Critique : Vacances à Venise

Nicolas Thys | 4 juillet 2011
Nicolas Thys | 4 juillet 2011
Dans la filmographie de David Lean, Summertime est bel et bien à part. Mélodrame flamboyant à l'allure classique, il se situe au croisement des deux périodes, britannique et américaine, de l'un des plus importants cinéastes anglais de sa génération. En 1954, quand le film sort, Lean, qui a débuté monteur pour Michael Powell ou Anthony Asquith, est déjà célèbre pour des réalisations comme Brève rencontre ou pour ses adaptations de Dickens mais Summertime va opérer une rupture, un point de flottement entre deux moments aussi importants l'un que l'autre bien que différents. Il va changer de style et d'horizon.

Du territoire britannique, il va passer à l'Italie avant d'embarquer définitivement pour Hollywood. Il part en terrain neutre tourner à Venise un film anglo-américain avec une américaine pratiquement quinquagénaire dont la carrière au cinéma est un peu sur le déclin, Katharine Hepburn, et un italien qu'on reverra souvent à Hollywood, Rossano Brazzi, l'amant romantique par excellence, héros d'un autre mélo flamboyant deux ans plus tard, Les Amants de Salzbourg de Douglas Sirk avec June Allyson cette fois.
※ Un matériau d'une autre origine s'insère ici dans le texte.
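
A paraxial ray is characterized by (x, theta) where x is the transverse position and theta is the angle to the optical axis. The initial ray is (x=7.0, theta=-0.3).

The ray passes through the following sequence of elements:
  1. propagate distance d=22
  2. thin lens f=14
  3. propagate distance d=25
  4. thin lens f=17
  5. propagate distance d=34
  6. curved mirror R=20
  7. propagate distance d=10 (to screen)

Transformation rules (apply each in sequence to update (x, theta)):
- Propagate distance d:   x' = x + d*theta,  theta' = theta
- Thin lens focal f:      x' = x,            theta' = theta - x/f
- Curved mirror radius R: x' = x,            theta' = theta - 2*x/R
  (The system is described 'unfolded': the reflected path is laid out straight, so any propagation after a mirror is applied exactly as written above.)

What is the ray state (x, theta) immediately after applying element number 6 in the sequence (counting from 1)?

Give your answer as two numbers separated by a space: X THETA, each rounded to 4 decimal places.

Answer: -3.3571 0.4668

Derivation:
Initial: x=7.0000 theta=-0.3000
After 1 (propagate distance d=22): x=0.4000 theta=-0.3000
After 2 (thin lens f=14): x=0.4000 theta=-23/70 (≈-0.3286)
After 3 (propagate distance d=25): x=-547/70 (≈-7.8143) theta=-23/70 (≈-0.3286)
After 4 (thin lens f=17): x=-547/70 (≈-7.8143) theta=78/595 (≈0.1311)
After 5 (propagate distance d=34): x=-47/14 (≈-3.3571) theta=78/595 (≈0.1311)
After 6 (curved mirror R=20): x=-47/14 (≈-3.3571) theta=1111/2380 (≈0.4668)
Rounded to 4 decimal places: x = -3.3571, theta = 0.4668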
D'une histoire assez classique en apparence, déjà il va tirer un film grave et dur sur l'amour à un âge avancé et, même si certains dialogues résonnent de manière convenues, d'autres passages montrent que le code Hayes ne s'applique pas encore réellement pour Lean. L'histoire pourra paraître, pour l'époque, amorale, valorisant le libertinage, avec des allusions sexuelles plus fortes que dans les films du même genre. Et c'est finalement à un film militant pour la cause de la femme indépendante que nous avons droit, même si évidemment il est bon de se remettre dans le contexte culturel et social de l'époque.

En expatrié, et à la recherche d'un renouveau, Lean ne cherche pas ici à s'approprier le paysage comme s'il le possédait depuis une éternité. En suivant pas à pas une touriste dans une ville inconnue, avec sa caméra légère et ses quelques déambulations, c'est à la découverte d'une ville qu'il nous invite, et à la recherche de lui-même comme l'actrice est à la recherche d'elle-même. La mise en abyme est facile mais elle est pourtant si lucide. Lean et son protagoniste ont le même âge, la même envie de se poser et de réfléchir sur eux-même et le même désir de changement. Ce film sera les vacances d'un réalisateur entre deux mondes.

Du noir et blanc, auquel il était habitué auparavant, il passe à un flamboiement impromptu, un technicolor d'une beauté à couper le souffle qui magnifie encore ces instants de découverte et de recherche du bonheur. En voguant entre l'ostentatoire des lieux, jusqu'aux clichés des touristes américains, et l'intime des situations, la scène du balcon entre le peintre et la propriétaire par exemple, Lean prépare sa nouvelle carrière, son éclosion prochaine. Chenille sur le point de devenir papillon, Summertime est sa chrysalide.